Americans are more satisfied than ever about their personal finances, according to a quarterly report by the American Institute of CPAs (AICPA).
The institute’s Personal Financial Satisfaction index reached an all-time high of 40.2 in the fourth-quarter of 2019, after plummeting to a record low in the prior quarter.
Personal Finance Satisfaction Driven by Stock Market
The gauge measures the personal finance standing of a typical American and was mostly driven by a surge in the stock market in the last quarter, the institute said.
“The stock market’s performance over the last decade is a perfect example of why it’s important to remain focused on the long-term goals of your financial plan,” Dave Stolz, chair of the American Institute of CPAs’ PFS Credential Committee, said in a statement.
Job openings and underemployment also had a big impact on the index. Underemployment was at an all-time high in 2009 and now is at an all-time low of 6.9%, as the overall U.S. economy has strengthened over the past decade. The number of loan delinquencies also dropped, indicating that more Americans feel financially secure enough to pay off their loans.
The only factor that did not improve over the last decade was personal taxes, which has doubled from 2010, when taxes were low due to an economic stimulus package, AICPA stated.
Financial lessons from the last decade
Overall, the financial situation for Americans is more positive than it was ten years ago, when the U.S. was still recovering from the Great Recession. The index measured a negative 29.6 as a result of huge rises in unemployment and loan defaults in the fourth-quarter of 2009.

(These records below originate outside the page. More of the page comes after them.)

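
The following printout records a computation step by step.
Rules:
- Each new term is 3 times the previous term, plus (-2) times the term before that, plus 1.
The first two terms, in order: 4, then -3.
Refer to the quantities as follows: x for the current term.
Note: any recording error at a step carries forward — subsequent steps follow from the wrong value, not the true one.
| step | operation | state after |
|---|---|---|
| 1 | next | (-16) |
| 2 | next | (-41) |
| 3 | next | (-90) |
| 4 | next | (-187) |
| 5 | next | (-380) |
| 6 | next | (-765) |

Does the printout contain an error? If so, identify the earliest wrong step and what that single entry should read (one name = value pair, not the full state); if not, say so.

1. x = 3*(-3) + (-2)*(4) + (1) = -16 (same as recorded)
2. x = 3*(-16) + (-2)*(-3) + (1) = -41 (no discrepancy)
3. x = 3*(-41) + (-2)*(-16) + (1) = -90 (in agreement)
4. x = 3*(-90) + (-2)*(-41) + (1) = -187 (consistent with the printout)
5. x = 3*(-187) + (-2)*(-90) + (1) = -380 (confirmed correct)
6. x = 3*(-380) + (-2)*(-187) + (1) = -765 (verified)
Every step is consistent.

no error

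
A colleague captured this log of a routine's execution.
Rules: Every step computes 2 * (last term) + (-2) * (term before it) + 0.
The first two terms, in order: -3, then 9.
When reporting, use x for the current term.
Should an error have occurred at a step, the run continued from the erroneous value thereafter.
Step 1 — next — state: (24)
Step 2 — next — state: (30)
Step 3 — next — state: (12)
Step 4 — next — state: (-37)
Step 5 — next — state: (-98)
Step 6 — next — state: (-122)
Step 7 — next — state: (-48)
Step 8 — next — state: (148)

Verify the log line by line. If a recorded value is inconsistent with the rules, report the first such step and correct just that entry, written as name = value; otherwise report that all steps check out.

Step 1: x = 2*(9) + (-2)*(-3) + (0) = 24 — matches.
Step 2: x = 2*(24) + (-2)*(9) + (0) = 30 — verified.
Step 3: x = 2*(30) + (-2)*(24) + (0) = 12 — matches.
Step 4: x = 2*(12) + (-2)*(30) + (0) = -36 — this is not what the log shows.
First deviation found at step 4; the corrected entry is x = -36.

step 4, x = -36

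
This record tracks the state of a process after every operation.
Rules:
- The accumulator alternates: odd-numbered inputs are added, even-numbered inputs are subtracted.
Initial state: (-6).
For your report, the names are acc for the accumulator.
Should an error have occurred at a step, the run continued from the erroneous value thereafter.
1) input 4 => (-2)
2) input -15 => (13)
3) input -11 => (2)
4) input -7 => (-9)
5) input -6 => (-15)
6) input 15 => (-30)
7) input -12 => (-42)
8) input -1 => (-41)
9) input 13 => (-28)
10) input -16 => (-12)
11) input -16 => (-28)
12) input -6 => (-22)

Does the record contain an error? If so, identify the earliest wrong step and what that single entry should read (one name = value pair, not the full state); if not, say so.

Step 1: acc = -6 + 4 = -2 — matches.
Step 2: acc = -2 - -15 = 13 — confirmed correct.
Step 3: acc = 13 + -11 = 2 — verified.
Step 4: acc = 2 - -7 = 9 — the entry is off here.
First incorrect step: 4; the correct value is acc = 9.

step 4, acc = 9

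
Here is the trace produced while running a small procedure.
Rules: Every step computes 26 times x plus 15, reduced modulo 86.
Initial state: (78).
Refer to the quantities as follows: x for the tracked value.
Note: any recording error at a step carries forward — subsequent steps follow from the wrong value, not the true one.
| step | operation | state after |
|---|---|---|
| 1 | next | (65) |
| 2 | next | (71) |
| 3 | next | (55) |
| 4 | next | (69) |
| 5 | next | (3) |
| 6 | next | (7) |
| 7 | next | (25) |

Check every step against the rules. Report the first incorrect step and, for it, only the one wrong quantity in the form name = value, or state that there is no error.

Recomputing the run from the initial state:
step 1: x = 65
step 2: x = 71
step 3: x = 55
step 4: x = 69
step 5: x = 3
step 6: x = 7
step 7: x = 25
This matches the trace at every step.

no error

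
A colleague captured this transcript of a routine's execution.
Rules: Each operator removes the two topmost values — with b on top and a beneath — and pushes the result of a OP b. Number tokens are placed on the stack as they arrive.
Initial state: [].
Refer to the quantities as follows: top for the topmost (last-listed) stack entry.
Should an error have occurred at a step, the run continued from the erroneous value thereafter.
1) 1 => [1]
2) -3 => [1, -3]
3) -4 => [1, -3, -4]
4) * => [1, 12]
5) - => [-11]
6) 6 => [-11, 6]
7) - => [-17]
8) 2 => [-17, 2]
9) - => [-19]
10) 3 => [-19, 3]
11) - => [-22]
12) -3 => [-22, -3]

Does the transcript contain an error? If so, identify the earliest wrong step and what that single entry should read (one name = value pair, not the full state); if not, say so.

no error

1. push 1: top = 1 (checks out)
2. push -3: top = -3 (no discrepancy)
3. push -4: top = -4 (exactly as logged)
4. -3 * -4 = 12 (exactly as logged)
5. 1 - 12 = -11 (exactly as logged)
6. push 6: top = 6 (checks out)
7. -11 - 6 = -17 (checks out)
8. push 2: top = 2 (no discrepancy)
9. -17 - 2 = -19 (agrees with the transcript)
10. push 3: top = 3 (confirmed correct)
11. -19 - 3 = -22 (same as recorded)
12. push -3: top = -3 (matches)
The whole run recomputes cleanly — no discrepancies.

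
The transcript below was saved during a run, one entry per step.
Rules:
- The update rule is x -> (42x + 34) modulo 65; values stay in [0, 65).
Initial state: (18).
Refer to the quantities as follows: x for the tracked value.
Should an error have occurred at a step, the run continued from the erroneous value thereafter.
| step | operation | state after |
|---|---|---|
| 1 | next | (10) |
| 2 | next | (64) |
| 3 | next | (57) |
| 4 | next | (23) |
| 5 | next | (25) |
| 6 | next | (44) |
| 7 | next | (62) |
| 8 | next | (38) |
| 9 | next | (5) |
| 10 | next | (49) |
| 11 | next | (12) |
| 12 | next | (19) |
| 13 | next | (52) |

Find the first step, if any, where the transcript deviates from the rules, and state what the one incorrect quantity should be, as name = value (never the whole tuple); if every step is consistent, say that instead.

step 1: x = (42*18 + 34) mod 65 = 10 -> matches
step 2: x = (42*10 + 34) mod 65 = 64 -> agrees with the transcript
step 3: x = (42*64 + 34) mod 65 = 57 -> checks out
step 4: x = (42*57 + 34) mod 65 = 23 -> no discrepancy
step 5: x = (42*23 + 34) mod 65 = 25 -> same as recorded
step 6: x = (42*25 + 34) mod 65 = 44 -> consistent with the transcript
step 7: x = (42*44 + 34) mod 65 = 62 -> exactly as logged
step 8: x = (42*62 + 34) mod 65 = 38 -> checks out
step 9: x = (42*38 + 34) mod 65 = 5 -> same as recorded
step 10: x = (42*5 + 34) mod 65 = 49 -> no discrepancy
step 11: x = (42*49 + 34) mod 65 = 12 -> exactly as logged
step 12: x = (42*12 + 34) mod 65 = 18 -> the transcript has a different value
The earliest wrong entry is at step 12: it should read x = 18.

step 12, x = 18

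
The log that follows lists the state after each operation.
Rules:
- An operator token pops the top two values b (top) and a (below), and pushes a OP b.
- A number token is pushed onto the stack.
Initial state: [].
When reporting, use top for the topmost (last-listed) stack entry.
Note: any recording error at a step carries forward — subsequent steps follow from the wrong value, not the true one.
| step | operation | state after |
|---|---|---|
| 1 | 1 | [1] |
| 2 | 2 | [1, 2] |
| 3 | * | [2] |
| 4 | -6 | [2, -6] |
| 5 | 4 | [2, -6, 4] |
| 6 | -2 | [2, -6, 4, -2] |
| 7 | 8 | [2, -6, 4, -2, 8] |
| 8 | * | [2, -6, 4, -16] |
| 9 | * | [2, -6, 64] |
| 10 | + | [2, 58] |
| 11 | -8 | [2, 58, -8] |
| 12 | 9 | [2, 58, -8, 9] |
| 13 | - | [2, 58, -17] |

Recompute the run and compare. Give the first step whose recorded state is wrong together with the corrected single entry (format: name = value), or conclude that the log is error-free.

step 9, top = -64

Step 1: push 1: top = 1 — agrees with the log.
Step 2: push 2: top = 2 — agrees with the log.
Step 3: 1 * 2 = 2 — exactly as logged.
Step 4: push -6: top = -6 — same as recorded.
Step 5: push 4: top = 4 — verified.
Step 6: push -2: top = -2 — matches.
Step 7: push 8: top = 8 — same as recorded.
Step 8: -2 * 8 = -16 — consistent with the log.
Step 9: 4 * -16 = -64 — not what was recorded.
The audit stops at step 9: the recorded entry is wrong and should be top = -64.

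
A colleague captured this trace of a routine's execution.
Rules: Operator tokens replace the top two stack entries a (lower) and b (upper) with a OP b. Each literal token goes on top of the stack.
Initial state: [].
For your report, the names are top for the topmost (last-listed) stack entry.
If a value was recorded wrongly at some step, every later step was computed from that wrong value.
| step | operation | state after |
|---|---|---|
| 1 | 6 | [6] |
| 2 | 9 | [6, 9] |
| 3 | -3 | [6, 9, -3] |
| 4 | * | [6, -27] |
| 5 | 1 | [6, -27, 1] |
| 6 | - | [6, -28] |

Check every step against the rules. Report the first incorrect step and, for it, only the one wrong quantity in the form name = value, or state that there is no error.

no error

1. push 6: top = 6 (confirmed correct)
2. push 9: top = 9 (consistent with the trace)
3. push -3: top = -3 (verified)
4. 9 * -3 = -27 (in agreement)
5. push 1: top = 1 (consistent with the trace)
6. -27 - 1 = -28 (no discrepancy)
Nothing is out of place; the run is error-free.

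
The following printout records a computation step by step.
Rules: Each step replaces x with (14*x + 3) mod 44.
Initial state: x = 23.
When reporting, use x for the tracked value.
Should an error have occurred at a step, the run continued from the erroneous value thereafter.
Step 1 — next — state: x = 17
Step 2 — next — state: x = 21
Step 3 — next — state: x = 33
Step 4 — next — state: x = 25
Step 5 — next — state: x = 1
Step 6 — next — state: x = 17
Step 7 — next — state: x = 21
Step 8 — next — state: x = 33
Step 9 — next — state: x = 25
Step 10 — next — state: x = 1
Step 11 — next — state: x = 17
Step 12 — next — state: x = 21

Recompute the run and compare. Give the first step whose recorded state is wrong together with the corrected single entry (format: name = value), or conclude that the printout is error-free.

no error

Recomputing the run from the initial state:
step 1: x = 17
step 2: x = 21
step 3: x = 33
step 4: x = 25
step 5: x = 1
step 6: x = 17
step 7: x = 21
step 8: x = 33
step 9: x = 25
step 10: x = 1
step 11: x = 17
step 12: x = 21
This matches the printout at every step.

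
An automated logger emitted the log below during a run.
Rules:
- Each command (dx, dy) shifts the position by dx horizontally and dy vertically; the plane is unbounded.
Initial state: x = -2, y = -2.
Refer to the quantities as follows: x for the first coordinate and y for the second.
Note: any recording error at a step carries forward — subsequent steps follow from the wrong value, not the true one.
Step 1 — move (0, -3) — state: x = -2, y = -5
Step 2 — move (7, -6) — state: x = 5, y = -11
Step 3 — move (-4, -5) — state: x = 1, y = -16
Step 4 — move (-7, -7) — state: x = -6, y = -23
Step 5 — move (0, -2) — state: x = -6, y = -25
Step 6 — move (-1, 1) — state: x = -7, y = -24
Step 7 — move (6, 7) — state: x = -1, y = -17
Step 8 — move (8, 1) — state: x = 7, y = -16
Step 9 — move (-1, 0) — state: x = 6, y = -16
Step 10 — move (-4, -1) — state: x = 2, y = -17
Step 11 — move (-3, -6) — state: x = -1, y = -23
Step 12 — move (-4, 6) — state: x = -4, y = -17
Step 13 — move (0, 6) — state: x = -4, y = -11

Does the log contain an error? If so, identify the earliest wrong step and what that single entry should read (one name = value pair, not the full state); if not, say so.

Recomputing the run from the initial state:
step 1: x = -2, y = -5
step 2: x = 5, y = -11
step 3: x = 1, y = -16
step 4: x = -6, y = -23
step 5: x = -6, y = -25
step 6: x = -7, y = -24
step 7: x = -1, y = -17
step 8: x = 7, y = -16
step 9: x = 6, y = -16
step 10: x = 2, y = -17
step 11: x = -1, y = -23
step 12: x = -5, y = -17
step 13: x = -5, y = -11
The first disagreement with the log is at step 12, where the value should be x = -5.

step 12, x = -5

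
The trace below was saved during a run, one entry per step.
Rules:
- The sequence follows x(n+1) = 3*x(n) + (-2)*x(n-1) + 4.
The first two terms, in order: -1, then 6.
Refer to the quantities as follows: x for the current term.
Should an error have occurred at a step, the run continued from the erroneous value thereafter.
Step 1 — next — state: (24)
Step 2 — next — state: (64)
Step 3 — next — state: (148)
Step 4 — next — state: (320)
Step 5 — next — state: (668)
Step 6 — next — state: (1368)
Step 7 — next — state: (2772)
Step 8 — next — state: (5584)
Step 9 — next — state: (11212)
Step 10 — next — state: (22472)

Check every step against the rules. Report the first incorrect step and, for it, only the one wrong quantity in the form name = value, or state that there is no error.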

Job openings over the last decade rose 204%, from 2.4 million in 2009 to 7.4 million, making a huge difference in the financial well-being of Americans. Meanwhile the PFS 750 Market index, which measures 750 of the largest companies trading on Wall Street, experienced its longest bull run in history. The stock index rose 162% from a total value of $13 trillion to $34 trillion.
Michael Landsberg, member of the AICPA Personal Financial Planning Executive Committee said in a statement that while it was encouraging that so many Americans have continued to keep up loan payments, they should keep the lessons of the past decade in mind.
“This is the perfect time to review all your debt obligations and make sure that you’re not overextended. By taking time to strengthen your financial house now, while economic conditions are favorable, you will be in a better position to ride out the next recession,” he said.